Since we know where the story goes, we want it to continue, but that is not for us today. Today we walk to the cross and the tomb. That is where we stop. In the midst of pain and suffering, of loss and heartache, we stand at the foot of the cross. We cannot bypass it. We must stand, watch and wait. There is no Easter without the cross. We may ask God to let the cup pass from us too. But the answer is the same that Jesus received. For as Christians, we too must drink from that cup.

As Dietrich Bonhoeffer, a Christian who knew what suffering was, who died at the hands of the Nazis in 1945, said, “it is not the religious act that makes a Christian, but the sharing in God’s suffering in earthly life.” I understand him to mean that to live faithfully is to understand their will be suffering but there is always hope too for we are called not just to share in it, but to help transform the suffering, to liberate it from meaninglessness for ourselves and others.

Years ago, there was a massive cave-in at a coal mine in northern England. Twelve miners were trapped behind a wall of fallen rock and debris. When the rock and coal dust finally settled, each of the twelve miners called out his name. No one seemed to be hurt — but everyone realized the seriousness of the situation. All they could do was wait and hope rescuers would reach them in time.

As they waited in the darkness, one miner yelled out, “Timekeeper! Can you tell us how we’re doing for time? How long do you think we can last?” The timekeeper said, “It was ten thirty just before the accident. There’s twelve of us and about 14 feet to this pocket we’re in. If we keep still, we’ve got two hours of oxygen, by my reckoning. We’ll be all right. We’ll be fine.” No one questioned or doubted the timekeeper’s words. They sat quietly, listening for any sound of digging. As the time passed, a miner would call “Time?” and the timekeeper would announce, with a momentary flare of a match, “Fifteen minutes. We’ll be fine, lads.”

The periods between the time markings seemed longer, yet the timekeeper always marked off small increments, never more than 20 minutes — and each time mark included words of encouragement and hope from the keeper of the watch. When it seemed that there were only a few minutes of oxygen left, the sweet sound of hammering and digging was heard. After what seemed like an eternity, a draft of air and a shaft of light broke through.

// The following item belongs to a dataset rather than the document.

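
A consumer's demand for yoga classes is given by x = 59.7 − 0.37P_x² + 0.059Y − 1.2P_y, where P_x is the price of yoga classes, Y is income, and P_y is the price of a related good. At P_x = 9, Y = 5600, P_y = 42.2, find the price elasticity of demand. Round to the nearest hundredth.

At the given point, x = 59.7 − 0.37(9)² + 0.059(5600) − 1.2(42.2) = 59.7 − 29.97 + 330.4 − 50.64 = 309.49.
∂x/∂P_x = −2·0.37·P_x = -6.66, so E_p = -6.66·(9/309.49) ≈ -0.19.
|E_p| < 1: demand is inelastic.

-0.19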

Of the twelve men trapped, all but one survived. The rescued miners were stunned that the timekeeper alone died. The village priest said, “It’s a miracle that any of you survived! You’ve been trapped down there for over six hours!” As they carried out the timekeeper’s body, one of the miners took the pocket watch from his coworker’s vest. It had been broken in the accident. The hands of the watch were stopped at ten thirty. [From a story by Tony Cowan.]

We can look at the tragic story of the passion of Jesus, and sigh. We can keep it at arms length and not let it touch our soul. Or we can see ourselves there at the foot of the cross, as we can see ourselves trapped in a cave and know the cross offers us hope.

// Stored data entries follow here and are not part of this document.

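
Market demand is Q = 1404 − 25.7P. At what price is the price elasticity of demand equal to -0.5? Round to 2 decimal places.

18.21

Set −bP/(a − bP) = −0.5 ⇒ bP = 0.5(a − bP) ⇒ bP(1+0.5) = 0.5·a.
P = 0.5·1404/(25.7·1.5) ≈ 18.21.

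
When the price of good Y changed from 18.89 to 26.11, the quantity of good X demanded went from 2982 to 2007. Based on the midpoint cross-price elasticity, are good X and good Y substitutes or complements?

complements

%ΔQ_x = (2007 − 2982)/[(2982+2007)/2] = -975/2494.5 ≈ -0.3909.
%ΔP_y = (26.11 − 18.89)/[(18.89+26.11)/2] ≈ 0.3209.
E_xy = -0.3909/0.3209 ≈ -1.218.
E_xy < 0, so the goods are complements.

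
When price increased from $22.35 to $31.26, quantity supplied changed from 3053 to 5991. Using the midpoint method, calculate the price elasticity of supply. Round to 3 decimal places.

%ΔQ = (5991 − 3053)/[(3053 + 5991)/2] = 2938/4522 ≈ 0.6497.
%Δp = (31.26 − 22.35)/[(22.35 + 31.26)/2] = 8.91/26.805 ≈ 0.3324.
Arc elasticity E = %ΔQ/%Δp ≈ 0.6497/0.3324 ≈ 1.955.
|E| > 1: supply is elastic over this range.

1.955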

For the cross does not stand before us to accuse us or to condemn us or anyone. The cross stands before us as our salvation. The cross stands before us, beckoning us to come and bear witness. For Jesus said, his disciples are those who take up their cross and follow him. It is to understand that we like so many others have suffered and to reach out in love to those who suffer now in prayer and action, just as the timekeeper reached out to his fellow miners.

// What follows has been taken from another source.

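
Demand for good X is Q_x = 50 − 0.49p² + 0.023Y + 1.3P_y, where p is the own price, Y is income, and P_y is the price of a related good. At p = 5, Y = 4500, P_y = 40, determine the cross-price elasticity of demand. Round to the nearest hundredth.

Q_x = 50 − 0.49(5)² + 0.023(4500) + 1.3(40) = 50 − 12.25 + 103.5 + 52 = 193.25.
∂Q_x/∂P_y = +1.3, so E_xy = 1.3·(40/193.25) ≈ 0.27.
E_xy > 0: the goods are substitutes.

0.27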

The cross may be the ultimate darkness. Where love gets crucified by hate. And yet, the greatest miracle, the greatest gift, the greatest mystery is the darkness does not overcome the light. That hope still exists there. In that mystery, as TS Eliot said, “the darkness shall be the light and stillness the dancing.” And God transforms the cross from death into life. On our journey this week, as we walk with Jesus, may we go there, to the cross, just as Jesus approached his passion with humility. And may we find there our hope and our life and our salvation. Amen.